GW Board of Trustees chair says the future of universities is to “teach students to learn.”
When Nelson A. Carbonell, B.S. ’85, started his first job in engineering as a young college graduate, he quickly realized one thing— he had a lot to learn.
“I didn’t know anything useful because technology was moving at such a rapid pace,” said Mr. Carbonell, now the chair of the George Washington University Board of Trustees. “But my employer didn’t care what I knew, he cared about my ability to learn new skills.”
Mr. Carbonell charged universities in the future to “teach students to learn” during a panel discussion Wednesday before an audience of higher education leaders and policymakers at the National Press Club.
The conversation, moderated by Jeff Selingo, a contributing editor at the Chronicle of Higher Education, was part of the Thought Leader Summit, a two-day National Education Week conference on the state of education featuring a keynote address from Sen. Cory Booker (D-N.J.).
Mr. Carbonell, Sabrina Kay, entrepreneur and Fremont College chancellor and CEO, and Susan Aldridge, president of Drexel University Online, examined big-picture issues affecting higher education in the future from the structure of the traditional university to the disruptive power of technology.
Mr. Selingo kicked off the discussion with a broad question, “What will higher education look like in 10 years?”
The panelists agreed that technology had drastically changed the structure and services offered by universities—and would continue to do so.
Dr.
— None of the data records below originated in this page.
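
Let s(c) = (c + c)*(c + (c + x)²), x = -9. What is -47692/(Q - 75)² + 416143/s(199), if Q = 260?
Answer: -674763925209/494448643450 ≈ -1.3647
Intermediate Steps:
s(c) = 2*c*(c + (-9 + c)²) (s(c) = (c + c)*(c + (c - 9)²) = (2*c)*(c + (-9 + c)²) = 2*c*(c + (-9 + c)²))
-47692/(Q - 75)² + 416143/s(199) = -47692/(260 - 75)² + 416143/((2*199*(199 + (-9 + 199)²))) = -47692/(185²) + 416143/((2*199*(199 + 190²))) = -47692/34225 + 416143/((2*199*(199 + 36100))) = -47692*1/34225 + 416143/((2*199*36299)) = -47692/34225 + 416143/14447002 = -674763925209/494448643450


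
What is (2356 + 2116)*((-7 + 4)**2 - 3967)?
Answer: -17700176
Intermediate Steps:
(2356 + 2116)*((-7 + 4)**2 - 3967) = 4472*((-3)**2 - 3967) = 4472*(9 - 3967) = 4472*(-3958) = -17700176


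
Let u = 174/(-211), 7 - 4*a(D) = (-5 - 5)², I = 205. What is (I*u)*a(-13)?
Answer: 1658655/422 ≈ 3930.5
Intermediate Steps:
a(D) = -93/4 (a(D) = 7/4 - (-5 - 5)²/4 = 7/4 - ¼*(-10)² = 7/4 - ¼*100 = 7/4 - 25 = -93/4)
u = -174/211 (u = 174*(-1/211) = -174/211 ≈ -0.82464)
(I*u)*a(-13) = (205*(-174/211))*(-93/4) = -35670/211*(-93/4) = 1658655/422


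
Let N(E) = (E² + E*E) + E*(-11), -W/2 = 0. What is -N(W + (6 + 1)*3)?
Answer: -651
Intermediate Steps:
W = 0 (W = -2*0 = 0)
N(E) = -11*E + 2*E² (N(E) = (E² + E²) - 11*E = 2*E² - 11*E = -11*E + 2*E²)
-N(W + (6 + 1)*3) = -(0 + (6 + 1)*3)*(-11 + 2*(0 + (6 + 1)*3)) = -(0 + 7*3)*(-11 + 2*(0 + 7*3)) = -(0 + 21)*(-11 + 2*(0 + 21)) = -21*(-11 + 2*21) = -21*(-11 + 42) = -21*31 = -1*651 = -651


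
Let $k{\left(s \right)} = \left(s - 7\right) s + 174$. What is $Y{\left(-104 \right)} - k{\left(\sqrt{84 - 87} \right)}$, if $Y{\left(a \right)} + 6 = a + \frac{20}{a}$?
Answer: $- \frac{7311}{26} + 7 i \sqrt{3} \approx -281.19 + 12.124 i$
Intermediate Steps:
$k{\left(s \right)} = 174 + s \left(-7 + s\right)$ ($k{\left(s \right)} = \left(s - 7\right) s + 174 = \left(-7 + s\right) s + 174 = s \left(-7 + s\right) + 174 = 174 + s \left(-7 + s\right)$)
$Y{\left(a \right)} = -6 + a + \frac{20}{a}$ ($Y{\left(a \right)} = -6 + \left(a + \frac{20}{a}\right) = -6 + a + \frac{20}{a}$)
$Y{\left(-104 \right)} - k{\left(\sqrt{84 - 87} \right)} = \left(-6 - 104 + \frac{20}{-104}\right) - \left(174 + \left(\sqrt{84 - 87}\right)^{2} - 7 \sqrt{84 - 87}\right) = \left(-6 - 104 + 20 \left(- \frac{1}{104}\right)\right) - \left(174 + \left(\sqrt{-3}\right)^{2} - 7 \sqrt{-3}\right) = \left(-6 - 104 - \frac{5}{26}\right) - \left(174 + \left(i \sqrt{3}\right)^{2} - 7 i \sqrt{3}\right) = - \frac{2865}{26} - \left(174 - 3 - 7 i \sqrt{3}\right) = - \frac{2865}{26} - \left(171 - 7 i \sqrt{3}\right) = - \frac{7311}{26} + 7 i \sqrt{3}$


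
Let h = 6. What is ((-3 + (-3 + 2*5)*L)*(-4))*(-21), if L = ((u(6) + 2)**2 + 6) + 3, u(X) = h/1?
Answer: 42672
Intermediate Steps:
u(X) = 6 (u(X) = 6/1 = 6*1 = 6)
L = 73 (L = ((6 + 2)**2 + 6) + 3 = (8**2 + 6) + 3 = (64 + 6) + 3 = 70 + 3 = 73)
((-3 + (-3 + 2*5)*L)*(-4))*(-21) = ((-3 + (-3 + 2*5)*73)*(-4))*(-21) = ((-3 + (-3 + 10)*73)*(-4))*(-21) = ((-3 + 7*73)*(-4))*(-21) = ((-3 + 511)*(-4))*(-21) = (508*(-4))*(-21) = -2032*(-21) = 42672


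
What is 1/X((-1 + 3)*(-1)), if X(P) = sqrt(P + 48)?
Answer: sqrt(46)/46 ≈ 0.14744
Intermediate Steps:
X(P) = sqrt(48 + P)
1/X((-1 + 3)*(-1)) = 1/(sqrt(48 + (-1 + 3)*(-1))) = 1/(sqrt(48 + 2*(-1))) = 1/(sqrt(48 - 2)) = 1/(sqrt(46)) = sqrt(46)/46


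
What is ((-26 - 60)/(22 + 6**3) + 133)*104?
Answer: 1641536/119 ≈ 13794.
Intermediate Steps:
((-26 - 60)/(22 + 6**3) + 133)*104 = (-86/(22 + 216) + 133)*104 = (-86/238 + 133)*104 = (-86*1/238 + 133)*104 = (-43/119 + 133)*104 = (15784/119)*104 = 1641536/119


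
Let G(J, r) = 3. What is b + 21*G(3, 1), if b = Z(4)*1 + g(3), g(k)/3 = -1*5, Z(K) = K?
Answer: 52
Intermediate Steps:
g(k) = -15 (g(k) = 3*(-1*5) = 3*(-5) = -15)
b = -11 (b = 4*1 - 15 = 4 - 15 = -11)
b + 21*G(3, 1) = -11 + 21*3 = -11 + 63 = 52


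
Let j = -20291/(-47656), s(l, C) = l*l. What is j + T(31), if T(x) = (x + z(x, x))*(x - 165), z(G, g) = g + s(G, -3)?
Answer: -6532759501/47656 ≈ -1.3708e+5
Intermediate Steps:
s(l, C) = l²
z(G, g) = g + G²
T(x) = (-165 + x)*(x² + 2*x) (T(x) = (x + (x + x²))*(x - 165) = (x² + 2*x)*(-165 + x) = (-165 + x)*(x² + 2*x))
j = 20291/47656 (j = -20291*(-1/47656) = 20291/47656 ≈ 0.42578)
j + T(31) = 20291/47656 + 31*(-330 + 31² - 163*31) = 20291/47656 + 31*(-330 + 961 - 5053) = 20291/47656 + 31*(-4422) = 20291/47656 - 137082 = -6532759501/47656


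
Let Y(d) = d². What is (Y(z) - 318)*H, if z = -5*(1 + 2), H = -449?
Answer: 41757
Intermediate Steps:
z = -15 (z = -5*3 = -15)
(Y(z) - 318)*H = ((-15)² - 318)*(-449) = (225 - 318)*(-449) = -93*(-449) = 41757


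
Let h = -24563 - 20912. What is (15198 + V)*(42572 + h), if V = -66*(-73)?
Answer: -58106448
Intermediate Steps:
h = -45475
V = 4818
(15198 + V)*(42572 + h) = (15198 + 4818)*(42572 - 45475) = 20016*(-2903) = -58106448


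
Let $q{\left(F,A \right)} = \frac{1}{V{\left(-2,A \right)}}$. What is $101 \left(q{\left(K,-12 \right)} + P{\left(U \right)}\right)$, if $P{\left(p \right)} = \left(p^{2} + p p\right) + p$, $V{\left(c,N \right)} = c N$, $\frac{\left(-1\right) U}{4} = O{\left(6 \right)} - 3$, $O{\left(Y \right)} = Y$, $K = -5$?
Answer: $\frac{669125}{24} \approx 27880.0$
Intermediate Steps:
$U = -12$ ($U = - 4 \left(6 - 3\right) = \left(-4\right) 3 = -12$)
$V{\left(c,N \right)} = N c$
$q{\left(F,A \right)} = - \frac{1}{2 A}$ ($q{\left(F,A \right)} = \frac{1}{A \left(-2\right)} = \frac{1}{\left(-2\right) A} = - \frac{1}{2 A}$)
$P{\left(p \right)} = p + 2 p^{2}$ ($P{\left(p \right)} = \left(p^{2} + p^{2}\right) + p = 2 p^{2} + p = p + 2 p^{2}$)
$101 \left(q{\left(K,-12 \right)} + P{\left(U \right)}\right) = 101 \left(- \frac{1}{2 \left(-12\right)} - 12 \left(1 + 2 \left(-12\right)\right)\right) = 101 \left(\left(- \frac{1}{2}\right) \left(- \frac{1}{12}\right) - 12 \left(1 - 24\right)\right) = 101 \left(\frac{1}{24} - -276\right) = 101 \left(\frac{1}{24} + 276\right) = 101 \cdot \frac{6625}{24} = \frac{669125}{24}$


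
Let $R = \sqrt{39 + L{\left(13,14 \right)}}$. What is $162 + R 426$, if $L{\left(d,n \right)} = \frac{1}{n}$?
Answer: $162 + \frac{213 \sqrt{7658}}{7} \approx 2824.8$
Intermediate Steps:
$R = \frac{\sqrt{7658}}{14}$ ($R = \sqrt{39 + \frac{1}{14}} = \sqrt{\frac{547}{14}} = \frac{\sqrt{7658}}{14} \approx 6.2507$)
$162 + R 426 = 162 + \frac{\sqrt{7658}}{14} \cdot 426 = 162 + \frac{213 \sqrt{7658}}{7}$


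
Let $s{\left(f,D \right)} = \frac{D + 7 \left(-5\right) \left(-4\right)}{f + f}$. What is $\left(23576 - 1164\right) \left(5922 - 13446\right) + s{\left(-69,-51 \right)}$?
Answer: $- \frac{23270648633}{138} \approx -1.6863 \cdot 10^{8}$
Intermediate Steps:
$s{\left(f,D \right)} = \frac{140 + D}{2 f}$ ($s{\left(f,D \right)} = \frac{D - -140}{2 f} = \left(D + 140\right) \frac{1}{2 f} = \left(140 + D\right) \frac{1}{2 f} = \frac{140 + D}{2 f}$)
$\left(23576 - 1164\right) \left(5922 - 13446\right) + s{\left(-69,-51 \right)} = \left(23576 - 1164\right) \left(5922 - 13446\right) + \frac{140 - 51}{2 \left(-69\right)} = 22412 \left(-7524\right) + \frac{1}{2} \left(- \frac{1}{69}\right) 89 = -168627888 - \frac{89}{138} = - \frac{23270648633}{138}$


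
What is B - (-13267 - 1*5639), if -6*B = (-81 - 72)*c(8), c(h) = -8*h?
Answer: 17274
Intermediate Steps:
B = -1632 (B = -(-81 - 72)*(-8*8)/6 = -(-51)*(-64)/2 = -⅙*9792 = -1632)
B - (-13267 - 1*5639) = -1632 - (-13267 - 1*5639) = -1632 - (-13267 - 5639) = -1632 - 1*(-18906) = -1632 + 18906 = 17274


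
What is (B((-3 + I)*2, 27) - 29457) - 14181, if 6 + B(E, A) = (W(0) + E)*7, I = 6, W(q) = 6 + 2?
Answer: -43546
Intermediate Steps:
W(q) = 8
B(E, A) = 50 + 7*E (B(E, A) = -6 + (8 + E)*7 = -6 + (56 + 7*E) = 50 + 7*E)
(B((-3 + I)*2, 27) - 29457) - 14181 = ((50 + 7*((-3 + 6)*2)) - 29457) - 14181 = ((50 + 7*(3*2)) - 29457) - 14181 = ((50 + 7*6) - 29457) - 14181 = ((50 + 42) - 29457) - 14181 = (92 - 29457) - 14181 = -29365 - 14181 = -43546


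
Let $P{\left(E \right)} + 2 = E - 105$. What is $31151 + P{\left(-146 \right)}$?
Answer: $30898$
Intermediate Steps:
$P{\left(E \right)} = -107 + E$ ($P{\left(E \right)} = -2 + \left(E - 105\right) = -2 + \left(-105 + E\right) = -107 + E$)
$31151 + P{\left(-146 \right)} = 31151 - 253 = 30898$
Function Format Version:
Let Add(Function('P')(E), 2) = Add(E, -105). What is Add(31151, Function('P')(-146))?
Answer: 30898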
Aldridge said that universities should continue to adapt to the learning styles of tech savvy students and change the “mode of delivery” for content. On average, Drexel students show up to campus with seven different personal tech devices, she said.
“They’re multitasking—this is how they learn,” Dr. Aldridge said. “We know that when we give them really rich, robust media experiences and exercises, they spend four times the amount of time on those exercises.
“The students are demanding more and more online courses,” she added.
For Ms. Kay, the shift toward technology and online coursework is indicative of a shift toward a nontraditional educational training experience such as those offered to students through extension and continuing education programs with flexible scheduling and short-term completion. She said that the end goal is to curate programs that partner with employers to improve students’ job prospects.
According to Ms. Kay, employers want workers who can “talk, think and show up.”
“Employers are our ultimate customers because students can get knowledge anywhere. So content means nothing,” Ms. Kay said. “The motives have changed from 10 years ago where students used to say, ‘I want to be an expert in my field and help people.’ Now they are saying, ‘I want to be more financially successful.’”
Mr. Carbonell said that GW offers both the quintessential “college experience” that trains young adults to be active, engaged citizens and flexible programs for nontraditional student populations, such as the more than 1,000 veterans, military service members and their families who attend the university.
He pointed to the School of Nursing’s newly developed online M.S.N. and D.N.P. programs as an example of using innovation to produce graduates who can serve communities where they are needed. He said the programs allow nurses in rural parts of Virginia that have a shortage of nurses to stay and work in their communities while completing an online degree at GW.
“They’ve done so much of their work online that they’ve been able to stay in their community,” Mr. Carbonell said. “I think that’s where you are going to see innovation—where it matters to do this type of innovation and not just doing it because we can.”
He added that innovation within and institutional collaboration that allows sharing of faculty, resources and materials are keys to helping students prepare for the workforce.
“Employers say, ‘give me someone who can learn what I need them to learn, when I need them to learn it,’” Mr. Carbonell said. “As universities, an inability to change will hurt us more than anything.”